One of the best selling sedans under the Hyundai trademark in India was Hyundai Verna and with the launch of New Verna that carried the innovative ‘Fluidic’ concept it brought an all-new class to the sedan, an icing on the cake. The fame of this Hyundai vehicle has provoked Honda Motors to launch a ‘New’ version of India’s favorite true sedan ‘City’, which has ruled the hearts since a decade.
The Hyundai Verna Fluidic design not only looks stunning but also provides ample legroom & shoulder room for the passengers. The brilliant performance and glamour of Hyundai Verna Fluidic create sensation among the car lovers. The facelift 2012 Honda City gives strong competition with its fascinating and well-organised design.
The rear appearance of Honda City reflects the fine designing job of the company, which is more attractive than the rear of Hyundai Verna Fluidic.
The interior of Hyundai Verna offers prefect sense of comfort and luxury by decent organization of premium quality upholstery and material. There is ample passenger and luggage space in the cabin along with quality air conditioning system to offer proper cooling to all occupants. A wide dashboard made-up of soft touch plastic and other handy storage compartments along with the feature-rich interiors of 2012 Honda City looks identical to the Hyundai Verna. The seating arrangement is quite comfortable with good boot space in both the sedans. So here, the comparison is even.
The Hyundai Verna Fluidic is available in both the fuel options: petrol and diesel. The 1.6 litre VTVT petrol engine variant of Verna produces a peak power of 123 bhp at 6300 rpm and maximum torque of 15.8 kgm at 4200 rpm. It offers mileage of 12-13 kmpl on urban roads and 17-18 kmpl on highways. Whereas, its 1.6 litre VGT diesel engine churns out the best power of 128 bhp at 4000 rpm and maximum torque of 26.50 kgm at 1900-2750 rpm. The diesel variant of Hyundai Verna performs well in city as well as on highways with mileage of 17-18 kmpl and 21-22 kmpl respectively.
The champion sedan new 2012 Honda City comes boosted with 1.5 litre, i-VTEC 16 valves, 4-cylinder petrol engine that delivers maximum power of 118 PS at 6600 rpm and torque of 146 Nm at 4800 rpm. The hidden talent of Honda City comes in light, when you take its ride on an open road, as it delivers no less performance against heavier 1.6L petrol motor of Verna.
The pick-up, acceleration and mileage (13-14 kmpl in city and 17-18 kmpl on highways) are far better than its previous version. But, Hyundai Verna Fluidic remains a small step ahead than the Honda City when it comes to the power and overall performance. Also, the absence of diesel mill is felt in Honda Motors line up.

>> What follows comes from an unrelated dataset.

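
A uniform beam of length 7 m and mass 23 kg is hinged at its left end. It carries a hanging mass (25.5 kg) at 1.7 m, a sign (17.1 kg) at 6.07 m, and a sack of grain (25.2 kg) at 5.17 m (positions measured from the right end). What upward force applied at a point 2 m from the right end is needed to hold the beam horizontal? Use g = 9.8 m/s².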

In terms of handling and safety, the 2012 Honda City and Hyundai Verna have head-to-head that come equipped with plenty of convenience and advanced safety features.
The futuristic Hyundai Verna has got Power Windows and Automatic Climate Control along with Anti Lock Brake System (ABS) with Electronic Brake-force Distribution (EBD), Child Lock System, Central Locking, and airbags as safety features. While, the new Honda City features Anti Lock Brake System (ABS), Central Locking, Airbags, Integrated Antenna, Power Window, Power Steering, Multi functioning Steering Wheel, Keyless Entry, Remote Fuel lid opener, Seat lumber support, Tilt steering wheel, Remote trunk opener, Engine immobilizer along with Smart Electric Sun roof and many more.
The Hyundai Verna Fluidic is available within the price range of Rs.6, 99, 655 to Rs.10, 89, 997. On the other hand, the 2012 City is priced very competitively at Rs.6, 99, 000 for the base corporate variant and goes up to Rs.10, 22, 500 for the high end.
Although, the prices more or less are the same now it’s all about the taste and choice of yours. If one needs a large sized glamorous looking sedan that has lines flowing around every corner of its body, he/she can opt for the Fluidic Verna. While all the features of the big sedan can also be found in a compact sedan like New Honda City, which is polished with professional looks, also bigger is better- does not go well always.